Commisso's speech included his background and his family.
 
"Rocco's speech was good," Renery said. "The point came across that he was very, very fortunate to come to this country, that he's worked hard. It was family. Every speaker up there spoke of family. The family of the teams, their own immediate family and how some of the guys; Joe Girardi was talking about how nobody would ever come over to his house or his grandmother's house and there wasn't a piece of cake there or a glass of wine. The nature of the Italian heritage really came through that whole night. It was awesome. I thoroughly enjoyed it. I had a great time."
 
As a Columbia soccer player, Commisso forged a reputation as being a battler on the pitch, having a never-say-die-attitude.
 
In fact, Renery remembered a game that defined his former teammate.
 
It was bitterly cold day in Buffalo, N.Y. when Columbia University made its first appearance in the NCAA Division I men’s soccer tournament against Buffalo State on Nov. 19, 1970.
 
“We were one of the top 10 in the country,” Renery recalled. “They had only lost a couple of games. There must have been 4,000 people in their stadium. It was jammed. We were lucky if we ever got 40 people at our games. There was ice on the field.”
 
Buffalo State was so confident it was going to win and advance to the next round against Hartwick College, it booked hotel rooms at a downtown Oneonta, N.Y., motel.
 
Columbia, however, had other ideas, although the Lions did not get off to a good start. In the third minute Randy Smith, a future National Basketball Association star, slotted home a rebound for the hosts.
 
Before the first quarter — college games were played in quarters back in the day — ended, Commisso, a senior and co-captain, took the game in his own hands, or more appropriately, his feet.
 
“With a minute to go in the half Rocco gets the ball, breaks through, and sticks it to tie the game,” Renery said. “We ended up winning the game. I’ll never forget how cold it was and Rocco didn’t care how cold it was. He wanted that ball, He wanted that goal. He went for it and he got it.”
 
Quite appropriately, Commisso became the first Columbia player to score a goal in the NCAA tournament. The Lions prevailed after four extra-time periods, being awarded the win after recording more corner kicks in the extra periods, 1-0 (yes, those were rules in 1970).
 
And not surprisingly, that goal helped define Commisso in so many ways, as a goal-getter and a go-getter.
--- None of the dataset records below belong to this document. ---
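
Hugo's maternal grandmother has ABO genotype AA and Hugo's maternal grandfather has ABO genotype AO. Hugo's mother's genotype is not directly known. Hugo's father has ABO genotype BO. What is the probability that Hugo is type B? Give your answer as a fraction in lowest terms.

Hugo's mother's ABO genotype from AA × AO: 1/2 AA, 1/2 AO.
Crossing each possibility with the father BO and summing P(type B): 1/2·0 + 1/2·1/4 = 1/8.

1/8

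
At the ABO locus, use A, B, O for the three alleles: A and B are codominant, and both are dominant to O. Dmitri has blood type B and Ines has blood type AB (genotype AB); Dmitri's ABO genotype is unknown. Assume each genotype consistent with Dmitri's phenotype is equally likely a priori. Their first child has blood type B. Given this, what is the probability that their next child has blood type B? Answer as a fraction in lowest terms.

Possible genotypes: Dmitri ∈ {BB, BO}; Ines ∈ {AB}.
Weight each parental genotype pair by prior × P(type-B child):
  BB × AB: posterior weight 1/2; P(next child type B) = 1/2.
  BO × AB: posterior weight 1/2; P(next child type B) = 1/2.
Weighted sum = 1/2.

1/2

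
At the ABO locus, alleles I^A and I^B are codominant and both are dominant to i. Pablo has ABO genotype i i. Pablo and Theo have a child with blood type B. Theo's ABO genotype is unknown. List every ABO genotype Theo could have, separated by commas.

I^A I^B, I^B I^B, I^B i

For each candidate genotype of Theo, check whether crossing it with i i can produce every observed child phenotype.
  I^A I^A → possible child types {A} ✗
  I^A I^B → possible child types {A, B} ✓
  I^A i → possible child types {O, A} ✗
  I^B I^B → possible child types {B} ✓
  I^B i → possible child types {O, B} ✓
  i i → possible child types {O} ✗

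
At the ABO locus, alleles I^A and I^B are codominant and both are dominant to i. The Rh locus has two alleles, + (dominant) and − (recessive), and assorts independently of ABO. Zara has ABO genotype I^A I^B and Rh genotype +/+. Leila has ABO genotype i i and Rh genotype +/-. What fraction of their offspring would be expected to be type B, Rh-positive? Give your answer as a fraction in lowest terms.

1/2

ABO cross I^A I^B × i i → offspring phenotypes: 1/2 A, 1/2 B.
Rh cross +/+ × +/- → 1 Rh+.
Independent loci: P(type B, Rh-positive) = 1/2 × 1 = 1/2.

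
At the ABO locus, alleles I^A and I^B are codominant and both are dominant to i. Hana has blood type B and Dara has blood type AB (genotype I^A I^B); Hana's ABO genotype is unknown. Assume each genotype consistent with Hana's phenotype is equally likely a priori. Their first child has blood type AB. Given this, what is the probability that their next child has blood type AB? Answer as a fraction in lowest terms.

Possible genotypes: Hana ∈ {I^B I^B, I^B i}; Dara ∈ {I^A I^B}.
Weight each parental genotype pair by prior × P(type-AB child):
  I^B I^B × I^A I^B: posterior weight 2/3; P(next child type AB) = 1/2.
  I^B i × I^A I^B: posterior weight 1/3; P(next child type AB) = 1/4.
Weighted sum = 5/12.

5/12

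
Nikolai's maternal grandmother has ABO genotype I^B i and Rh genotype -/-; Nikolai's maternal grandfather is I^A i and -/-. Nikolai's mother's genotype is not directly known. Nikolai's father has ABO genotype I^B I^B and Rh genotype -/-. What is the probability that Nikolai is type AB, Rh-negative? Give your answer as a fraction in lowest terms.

Nikolai's mother's ABO genotype from I^B i × I^A i: 1/4 I^A I^B, 1/4 I^A i, 1/4 I^B i, 1/4 i i.
Crossing each possibility with the father I^B I^B and summing P(type AB): 1/4·1/2 + 1/4·1/2 + 1/4·0 + 1/4·0 = 1/4.
Similarly for Rh via the mother's Rh distribution: P(Rh-) = 1.
Independent loci: 1/4 × 1 = 1/4.

1/4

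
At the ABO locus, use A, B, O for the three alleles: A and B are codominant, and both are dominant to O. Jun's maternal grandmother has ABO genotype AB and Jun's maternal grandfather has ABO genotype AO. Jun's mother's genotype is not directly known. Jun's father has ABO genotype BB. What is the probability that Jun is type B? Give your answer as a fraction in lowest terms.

1/2

Jun's mother's ABO genotype from AB × AO: 1/4 AA, 1/4 AB, 1/4 AO, 1/4 BO.
Crossing each possibility with the father BB and summing P(type B): 1/4·0 + 1/4·1/2 + 1/4·1/2 + 1/4·1 = 1/2.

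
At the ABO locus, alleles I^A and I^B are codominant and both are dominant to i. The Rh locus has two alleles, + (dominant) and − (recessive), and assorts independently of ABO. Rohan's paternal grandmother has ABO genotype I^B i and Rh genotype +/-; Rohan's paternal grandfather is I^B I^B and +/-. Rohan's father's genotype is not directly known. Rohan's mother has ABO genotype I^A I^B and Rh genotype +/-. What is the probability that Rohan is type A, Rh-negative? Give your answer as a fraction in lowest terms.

Rohan's father's ABO genotype from I^B i × I^B I^B: 1/2 I^B I^B, 1/2 I^B i.
Crossing each possibility with the mother I^A I^B and summing P(type A): 1/2·0 + 1/2·1/4 = 1/8.
Similarly for Rh via the father's Rh distribution: P(Rh-) = 1/4.
Independent loci: 1/8 × 1/4 = 1/32.

1/32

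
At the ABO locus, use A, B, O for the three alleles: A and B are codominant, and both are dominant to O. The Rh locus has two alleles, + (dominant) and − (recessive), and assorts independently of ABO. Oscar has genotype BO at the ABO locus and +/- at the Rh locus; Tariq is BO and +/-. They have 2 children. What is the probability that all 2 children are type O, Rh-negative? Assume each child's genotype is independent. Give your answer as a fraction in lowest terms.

ABO cross BO × BO → 1/4 O, 3/4 B.
Rh cross +/- × +/- → 3/4 Rh+, 1/4 Rh-; so P(type O, Rh-negative) = 1/4 × 1/4 = 1/16 per child.
All 2 independent: (1/16)^2 = 1/256.

1/256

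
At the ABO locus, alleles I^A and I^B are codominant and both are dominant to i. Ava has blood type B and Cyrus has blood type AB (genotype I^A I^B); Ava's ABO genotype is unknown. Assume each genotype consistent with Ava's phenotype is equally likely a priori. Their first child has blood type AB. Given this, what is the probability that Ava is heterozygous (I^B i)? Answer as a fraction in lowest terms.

Possible genotypes: Ava ∈ {I^B I^B, I^B i}; Cyrus ∈ {I^A I^B}.
Weight each parental genotype pair by prior × P(type-AB child):
  I^B I^B × I^A I^B: posterior weight 2/3.
  I^B i × I^A I^B: posterior weight 1/3.
Sum the posterior weight over pairs where Ava is I^B i: 1/3.

1/3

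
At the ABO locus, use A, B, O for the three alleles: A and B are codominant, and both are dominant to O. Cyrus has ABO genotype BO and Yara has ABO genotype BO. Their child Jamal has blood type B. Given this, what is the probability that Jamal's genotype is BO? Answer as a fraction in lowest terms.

Cross BO × BO → 1/4 BB, 1/2 BO, 1/4 OO.
Type-B genotypes among offspring: BB (1/4), BO (1/2); total 3/4.
P(BO | type B) = (1/2) / (3/4) = 2/3.

2/3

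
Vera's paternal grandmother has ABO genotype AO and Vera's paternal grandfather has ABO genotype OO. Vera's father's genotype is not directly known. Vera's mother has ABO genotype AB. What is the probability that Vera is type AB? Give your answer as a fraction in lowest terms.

Vera's father's ABO genotype from AO × OO: 1/2 AO, 1/2 OO.
Crossing each possibility with the mother AB and summing P(type AB): 1/2·1/4 + 1/2·0 = 1/8.

1/8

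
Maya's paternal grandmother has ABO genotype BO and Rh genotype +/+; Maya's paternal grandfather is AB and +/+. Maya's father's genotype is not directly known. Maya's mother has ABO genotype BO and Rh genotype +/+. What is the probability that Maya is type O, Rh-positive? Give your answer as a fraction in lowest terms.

1/8

Maya's father's ABO genotype from BO × AB: 1/4 AB, 1/4 AO, 1/4 BB, 1/4 BO.
Crossing each possibility with the mother BO and summing P(type O): 1/4·0 + 1/4·1/4 + 1/4·0 + 1/4·1/4 = 1/8.
Similarly for Rh via the father's Rh distribution: P(Rh+) = 1.
Independent loci: 1/8 × 1 = 1/8.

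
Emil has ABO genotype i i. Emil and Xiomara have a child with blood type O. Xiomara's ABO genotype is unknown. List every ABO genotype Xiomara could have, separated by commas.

For each candidate genotype of Xiomara, check whether crossing it with i i can produce every observed child phenotype.
  I^A I^A → possible child types {A} ✗
  I^A I^B → possible child types {A, B} ✗
  I^A i → possible child types {O, A} ✓
  I^B I^B → possible child types {B} ✗
  I^B i → possible child types {O, B} ✓
  i i → possible child types {O} ✓

I^A i, I^B i, i i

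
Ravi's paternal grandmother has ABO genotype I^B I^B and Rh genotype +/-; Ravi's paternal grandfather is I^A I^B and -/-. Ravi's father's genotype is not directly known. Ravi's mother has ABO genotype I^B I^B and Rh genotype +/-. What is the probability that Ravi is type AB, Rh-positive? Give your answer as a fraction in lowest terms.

Ravi's father's ABO genotype from I^B I^B × I^A I^B: 1/2 I^A I^B, 1/2 I^B I^B.
Crossing each possibility with the mother I^B I^B and summing P(type AB): 1/2·1/2 + 1/2·0 = 1/4.
Similarly for Rh via the father's Rh distribution: P(Rh+) = 5/8.
Independent loci: 1/4 × 5/8 = 5/32.

5/32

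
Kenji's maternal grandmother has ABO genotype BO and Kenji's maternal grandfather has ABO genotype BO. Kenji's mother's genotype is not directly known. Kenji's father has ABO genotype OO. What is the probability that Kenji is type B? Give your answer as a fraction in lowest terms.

1/2

Kenji's mother's ABO genotype from BO × BO: 1/4 BB, 1/2 BO, 1/4 OO.
Crossing each possibility with the father OO and summing P(type B): 1/4·1 + 1/2·1/2 + 1/4·0 = 1/2.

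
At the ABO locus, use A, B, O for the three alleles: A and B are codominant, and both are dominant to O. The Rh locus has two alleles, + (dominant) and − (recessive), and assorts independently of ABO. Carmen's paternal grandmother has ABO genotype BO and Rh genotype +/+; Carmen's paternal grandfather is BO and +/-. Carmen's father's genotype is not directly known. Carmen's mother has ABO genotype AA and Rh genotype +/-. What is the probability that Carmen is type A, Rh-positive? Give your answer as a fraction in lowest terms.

7/16

Carmen's father's ABO genotype from BO × BO: 1/4 BB, 1/2 BO, 1/4 OO.
Crossing each possibility with the mother AA and summing P(type A): 1/4·0 + 1/2·1/2 + 1/4·1 = 1/2.
Similarly for Rh via the father's Rh distribution: P(Rh+) = 7/8.
Independent loci: 1/2 × 7/8 = 7/16.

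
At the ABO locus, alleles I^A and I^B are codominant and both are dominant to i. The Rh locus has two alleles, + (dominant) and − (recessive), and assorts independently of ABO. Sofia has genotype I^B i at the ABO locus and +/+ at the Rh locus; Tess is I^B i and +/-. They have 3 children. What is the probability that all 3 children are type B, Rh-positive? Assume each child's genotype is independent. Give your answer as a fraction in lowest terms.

ABO cross I^B i × I^B i → 1/4 O, 3/4 B.
Rh cross +/+ × +/- → 1 Rh+; so P(type B, Rh-positive) = 3/4 × 1 = 3/4 per child.
All 3 independent: (3/4)^3 = 27/64.

27/64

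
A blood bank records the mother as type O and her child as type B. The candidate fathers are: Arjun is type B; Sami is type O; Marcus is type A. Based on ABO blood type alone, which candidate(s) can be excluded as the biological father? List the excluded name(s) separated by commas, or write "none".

Sami, Marcus

A candidate is excluded only if no genotype consistent with his phenotype could produce a type B child with a type O mother.
Sami (type O): no genotype consistent with that phenotype can produce a type-B child with a type-O mother.
Marcus (type A): no genotype consistent with that phenotype can produce a type-B child with a type-O mother.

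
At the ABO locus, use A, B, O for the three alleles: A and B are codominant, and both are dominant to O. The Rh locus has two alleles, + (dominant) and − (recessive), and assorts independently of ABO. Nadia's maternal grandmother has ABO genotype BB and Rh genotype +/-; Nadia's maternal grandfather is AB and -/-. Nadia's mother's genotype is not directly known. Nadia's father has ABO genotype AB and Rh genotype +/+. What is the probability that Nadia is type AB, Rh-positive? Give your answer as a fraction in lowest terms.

Nadia's mother's ABO genotype from BB × AB: 1/2 AB, 1/2 BB.
Crossing each possibility with the father AB and summing P(type AB): 1/2·1/2 + 1/2·1/2 = 1/2.
Similarly for Rh via the mother's Rh distribution: P(Rh+) = 1.
Independent loci: 1/2 × 1 = 1/2.

1/2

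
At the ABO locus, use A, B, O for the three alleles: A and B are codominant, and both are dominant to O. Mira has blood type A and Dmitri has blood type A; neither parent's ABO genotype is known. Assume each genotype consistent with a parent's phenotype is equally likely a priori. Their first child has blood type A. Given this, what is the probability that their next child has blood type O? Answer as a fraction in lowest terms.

Possible genotypes: Mira ∈ {AA, AO}; Dmitri ∈ {AA, AO}.
Weight each parental genotype pair by prior × P(type-A child):
  AA × AA: posterior weight 4/15; P(next child type O) = 0.
  AA × AO: posterior weight 4/15; P(next child type O) = 0.
  AO × AA: posterior weight 4/15; P(next child type O) = 0.
  AO × AO: posterior weight 1/5; P(next child type O) = 1/4.
Weighted sum = 1/20.

1/20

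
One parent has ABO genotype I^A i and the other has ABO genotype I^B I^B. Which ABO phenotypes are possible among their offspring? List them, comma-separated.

Gametes from I^A i × I^B I^B give offspring ABO genotypes I^A I^B, I^B i, i.e. phenotypes B, AB.

B, AB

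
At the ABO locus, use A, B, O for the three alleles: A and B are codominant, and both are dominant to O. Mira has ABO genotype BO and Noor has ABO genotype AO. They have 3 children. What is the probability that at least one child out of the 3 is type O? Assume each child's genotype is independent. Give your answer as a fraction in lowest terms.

ABO cross BO × AO → 1/4 O, 1/4 A, 1/4 B, 1/4 AB.
So P(type O) = 1/4 per child.
P(none) = (3/4)^3 = 27/64; P(at least one) = 1 − 27/64 = 37/64.

37/64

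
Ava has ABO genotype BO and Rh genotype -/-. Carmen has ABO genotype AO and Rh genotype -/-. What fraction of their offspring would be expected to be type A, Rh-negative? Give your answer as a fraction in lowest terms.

ABO cross BO × AO → offspring phenotypes: 1/4 O, 1/4 A, 1/4 B, 1/4 AB.
Rh cross -/- × -/- → 1 Rh-.
Independent loci: P(type A, Rh-negative) = 1/4 × 1 = 1/4.

1/4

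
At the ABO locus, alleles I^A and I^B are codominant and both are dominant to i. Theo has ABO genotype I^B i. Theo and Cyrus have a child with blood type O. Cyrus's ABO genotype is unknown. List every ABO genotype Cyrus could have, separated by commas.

For each candidate genotype of Cyrus, check whether crossing it with I^B i can produce every observed child phenotype.
  I^A I^A → possible child types {A, AB} ✗
  I^A I^B → possible child types {A, B, AB} ✗
  I^A i → possible child types {O, A, B, AB} ✓
  I^B I^B → possible child types {B} ✗
  I^B i → possible child types {O, B} ✓
  i i → possible child types {O, B} ✓

I^A i, I^B i, i i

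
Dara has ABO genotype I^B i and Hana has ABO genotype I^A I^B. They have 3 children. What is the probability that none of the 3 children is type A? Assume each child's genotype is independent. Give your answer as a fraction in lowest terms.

ABO cross I^B i × I^A I^B → 1/4 A, 1/2 B, 1/4 AB.
So P(type A) = 1/4 per child.
P(not type A) = 3/4 for one child; (3/4)^3 = 27/64.

27/64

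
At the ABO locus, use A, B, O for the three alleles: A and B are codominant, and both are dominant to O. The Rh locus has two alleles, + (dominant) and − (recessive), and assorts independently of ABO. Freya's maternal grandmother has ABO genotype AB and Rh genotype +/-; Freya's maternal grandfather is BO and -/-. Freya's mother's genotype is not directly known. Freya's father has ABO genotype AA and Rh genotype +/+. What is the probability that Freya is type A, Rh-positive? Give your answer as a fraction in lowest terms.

Freya's mother's ABO genotype from AB × BO: 1/4 AB, 1/4 AO, 1/4 BB, 1/4 BO.
Crossing each possibility with the father AA and summing P(type A): 1/4·1/2 + 1/4·1 + 1/4·0 + 1/4·1/2 = 1/2.
Similarly for Rh via the mother's Rh distribution: P(Rh+) = 1.
Independent loci: 1/2 × 1 = 1/2.

1/2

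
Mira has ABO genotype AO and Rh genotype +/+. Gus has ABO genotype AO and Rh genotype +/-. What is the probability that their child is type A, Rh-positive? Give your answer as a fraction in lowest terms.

ABO cross AO × AO → offspring phenotypes: 1/4 O, 3/4 A.
Rh cross +/+ × +/- → 1 Rh+.
Independent loci: P(type A, Rh-positive) = 3/4 × 1 = 3/4.

3/4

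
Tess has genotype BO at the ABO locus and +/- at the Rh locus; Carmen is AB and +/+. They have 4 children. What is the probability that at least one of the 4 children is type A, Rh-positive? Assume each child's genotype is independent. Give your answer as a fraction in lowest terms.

ABO cross BO × AB → 1/4 A, 1/2 B, 1/4 AB.
Rh cross +/- × +/+ → 1 Rh+; so P(type A, Rh-positive) = 1/4 × 1 = 1/4 per child.
P(none) = (3/4)^4 = 81/256; P(at least one) = 1 − 81/256 = 175/256.

175/256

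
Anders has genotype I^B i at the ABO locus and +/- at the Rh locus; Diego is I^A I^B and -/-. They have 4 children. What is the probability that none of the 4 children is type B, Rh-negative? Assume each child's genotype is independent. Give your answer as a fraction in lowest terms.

81/256

ABO cross I^B i × I^A I^B → 1/4 A, 1/2 B, 1/4 AB.
Rh cross +/- × -/- → 1/2 Rh+, 1/2 Rh-; so P(type B, Rh-negative) = 1/2 × 1/2 = 1/4 per child.
P(not type B, Rh-negative) = 3/4 for one child; (3/4)^4 = 81/256.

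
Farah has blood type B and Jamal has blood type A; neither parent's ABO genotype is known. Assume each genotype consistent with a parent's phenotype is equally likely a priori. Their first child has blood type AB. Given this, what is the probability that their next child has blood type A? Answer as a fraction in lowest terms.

5/36

Possible genotypes: Farah ∈ {I^B I^B, I^B i}; Jamal ∈ {I^A I^A, I^A i}.
Weight each parental genotype pair by prior × P(type-AB child):
  I^B I^B × I^A I^A: posterior weight 4/9; P(next child type A) = 0.
  I^B I^B × I^A i: posterior weight 2/9; P(next child type A) = 0.
  I^B i × I^A I^A: posterior weight 2/9; P(next child type A) = 1/2.
  I^B i × I^A i: posterior weight 1/9; P(next child type A) = 1/4.
Weighted sum = 5/36.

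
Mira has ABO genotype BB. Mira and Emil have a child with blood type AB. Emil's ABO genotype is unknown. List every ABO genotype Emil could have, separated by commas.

For each candidate genotype of Emil, check whether crossing it with BB can produce every observed child phenotype.
  AA → possible child types {AB} ✓
  AB → possible child types {B, AB} ✓
  AO → possible child types {B, AB} ✓
  BB → possible child types {B} ✗
  BO → possible child types {B} ✗
  OO → possible child types {B} ✗

AA, AB, AO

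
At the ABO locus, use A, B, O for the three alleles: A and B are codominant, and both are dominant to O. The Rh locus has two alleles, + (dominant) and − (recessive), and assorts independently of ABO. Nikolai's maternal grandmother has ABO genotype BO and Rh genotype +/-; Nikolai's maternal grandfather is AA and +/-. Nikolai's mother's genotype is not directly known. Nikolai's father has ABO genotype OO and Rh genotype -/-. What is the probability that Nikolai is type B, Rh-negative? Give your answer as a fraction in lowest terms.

Nikolai's mother's ABO genotype from BO × AA: 1/2 AB, 1/2 AO.
Crossing each possibility with the father OO and summing P(type B): 1/2·1/2 + 1/2·0 = 1/4.
Similarly for Rh via the mother's Rh distribution: P(Rh-) = 1/2.
Independent loci: 1/4 × 1/2 = 1/8.

1/8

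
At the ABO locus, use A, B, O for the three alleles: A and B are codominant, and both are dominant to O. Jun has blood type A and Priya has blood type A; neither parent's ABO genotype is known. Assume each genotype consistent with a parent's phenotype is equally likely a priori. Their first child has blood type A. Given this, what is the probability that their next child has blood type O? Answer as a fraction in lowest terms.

1/20

Possible genotypes: Jun ∈ {AA, AO}; Priya ∈ {AA, AO}.
Weight each parental genotype pair by prior × P(type-A child):
  AA × AA: posterior weight 4/15; P(next child type O) = 0.
  AA × AO: posterior weight 4/15; P(next child type O) = 0.
  AO × AA: posterior weight 4/15; P(next child type O) = 0.
  AO × AO: posterior weight 1/5; P(next child type O) = 1/4.
Weighted sum = 1/20.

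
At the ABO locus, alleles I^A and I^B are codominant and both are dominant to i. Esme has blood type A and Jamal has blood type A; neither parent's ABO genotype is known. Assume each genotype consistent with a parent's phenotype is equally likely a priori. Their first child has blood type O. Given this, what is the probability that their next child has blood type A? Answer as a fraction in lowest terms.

Possible genotypes: Esme ∈ {I^A I^A, I^A i}; Jamal ∈ {I^A I^A, I^A i}.
Weight each parental genotype pair by prior × P(type-O child):
  I^A i × I^A i: posterior weight 1; P(next child type A) = 3/4.
Weighted sum = 3/4.

3/4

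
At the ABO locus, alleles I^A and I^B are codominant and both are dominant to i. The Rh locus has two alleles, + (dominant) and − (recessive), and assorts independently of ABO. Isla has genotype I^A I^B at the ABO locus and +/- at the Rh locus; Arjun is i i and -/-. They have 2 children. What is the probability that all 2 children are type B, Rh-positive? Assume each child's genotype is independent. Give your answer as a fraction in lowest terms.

ABO cross I^A I^B × i i → 1/2 A, 1/2 B.
Rh cross +/- × -/- → 1/2 Rh+, 1/2 Rh-; so P(type B, Rh-positive) = 1/2 × 1/2 = 1/4 per child.
All 2 independent: (1/4)^2 = 1/16.

1/16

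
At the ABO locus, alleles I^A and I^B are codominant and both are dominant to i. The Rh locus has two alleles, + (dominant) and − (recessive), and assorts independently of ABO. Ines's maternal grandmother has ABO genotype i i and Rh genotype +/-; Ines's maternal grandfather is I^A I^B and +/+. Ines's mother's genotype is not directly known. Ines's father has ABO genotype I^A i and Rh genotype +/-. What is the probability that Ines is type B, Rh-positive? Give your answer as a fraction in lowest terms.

Ines's mother's ABO genotype from i i × I^A I^B: 1/2 I^A i, 1/2 I^B i.
Crossing each possibility with the father I^A i and summing P(type B): 1/2·0 + 1/2·1/4 = 1/8.
Similarly for Rh via the mother's Rh distribution: P(Rh+) = 7/8.
Independent loci: 1/8 × 7/8 = 7/64.

7/64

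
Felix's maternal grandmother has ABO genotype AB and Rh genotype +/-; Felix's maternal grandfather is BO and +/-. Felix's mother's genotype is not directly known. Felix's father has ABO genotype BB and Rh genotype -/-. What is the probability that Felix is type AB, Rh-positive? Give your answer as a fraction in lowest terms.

1/8

Felix's mother's ABO genotype from AB × BO: 1/4 AB, 1/4 AO, 1/4 BB, 1/4 BO.
Crossing each possibility with the father BB and summing P(type AB): 1/4·1/2 + 1/4·1/2 + 1/4·0 + 1/4·0 = 1/4.
Similarly for Rh via the mother's Rh distribution: P(Rh+) = 1/2.
Independent loci: 1/4 × 1/2 = 1/8.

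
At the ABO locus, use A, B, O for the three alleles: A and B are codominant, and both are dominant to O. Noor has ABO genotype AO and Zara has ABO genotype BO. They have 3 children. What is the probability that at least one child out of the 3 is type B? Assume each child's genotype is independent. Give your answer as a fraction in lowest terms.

37/64

ABO cross AO × BO → 1/4 O, 1/4 A, 1/4 B, 1/4 AB.
So P(type B) = 1/4 per child.
P(none) = (3/4)^3 = 27/64; P(at least one) = 1 − 27/64 = 37/64.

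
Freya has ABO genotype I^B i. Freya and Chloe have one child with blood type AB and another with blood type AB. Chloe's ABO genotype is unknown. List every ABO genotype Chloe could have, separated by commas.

I^A I^A, I^A I^B, I^A i

For each candidate genotype of Chloe, check whether crossing it with I^B i can produce every observed child phenotype.
  I^A I^A → possible child types {A, AB} ✓
  I^A I^B → possible child types {A, B, AB} ✓
  I^A i → possible child types {O, A, B, AB} ✓
  I^B I^B → possible child types {B} ✗
  I^B i → possible child types {O, B} ✗
  i i → possible child types {O, B} ✗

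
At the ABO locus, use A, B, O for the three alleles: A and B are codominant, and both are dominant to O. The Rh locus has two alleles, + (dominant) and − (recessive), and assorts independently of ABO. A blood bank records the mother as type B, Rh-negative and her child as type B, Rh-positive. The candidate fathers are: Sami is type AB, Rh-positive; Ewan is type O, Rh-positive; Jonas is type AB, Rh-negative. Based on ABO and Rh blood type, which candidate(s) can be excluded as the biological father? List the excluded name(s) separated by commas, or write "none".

Jonas

A candidate is excluded only if no genotype consistent with his phenotype could produce a type B, Rh-positive child with a type B, Rh-negative mother.
Jonas (type AB, Rh-): no genotype consistent with that phenotype can produce a type-B Rh+ child with a type-B mother.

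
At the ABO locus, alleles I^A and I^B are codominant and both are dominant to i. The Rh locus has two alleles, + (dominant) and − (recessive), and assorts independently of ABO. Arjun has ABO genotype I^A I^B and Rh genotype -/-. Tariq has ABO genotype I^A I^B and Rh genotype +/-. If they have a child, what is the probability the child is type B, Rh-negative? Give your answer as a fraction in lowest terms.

ABO cross I^A I^B × I^A I^B → offspring phenotypes: 1/4 A, 1/4 B, 1/2 AB.
Rh cross -/- × +/- → 1/2 Rh+, 1/2 Rh-.
Independent loci: P(type B, Rh-negative) = 1/4 × 1/2 = 1/8.

1/8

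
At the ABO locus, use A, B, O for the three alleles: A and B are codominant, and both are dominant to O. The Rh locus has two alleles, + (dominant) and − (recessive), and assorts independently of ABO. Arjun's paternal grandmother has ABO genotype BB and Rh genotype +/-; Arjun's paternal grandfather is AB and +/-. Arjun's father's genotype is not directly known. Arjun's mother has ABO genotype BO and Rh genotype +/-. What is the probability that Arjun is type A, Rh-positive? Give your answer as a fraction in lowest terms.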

He built his business, Mediacom, into the fifth largest cable TV provider in the country.
 
“Rocco was strong as a person, as a player,” said Renery, who had a 10-year pro soccer career in the United States, including two seasons with the original Cosmos. “Rocco was intense as a person and as a player and he was good enough skill-wise or soccer-wise that he started every game. I don’t remember Rocco not starting, didn’t care what position he played.
 
“Rocco gave 100 percent and when you do that, you get respect automatically. Rocco was a major part of Columbia during the sixties and early seventies when we played. His leadership carried us through so many games. Rocco was always there, win, lose or draw, behind or ahead, Rocco would give 100 percent. It doesn’t surprise me at all that Rocco has done well in business because Rocco was the kind of player that didn’t take no for an answer. When pushed off the ball, when things were going wrong, it was much more reliable to say let’s make it go right than accept it going wrong. Rocco was a good guy. Rocco was a great teammate.”
 
And today, Commisso is a member of the National Italian American Sports Hall of Fame.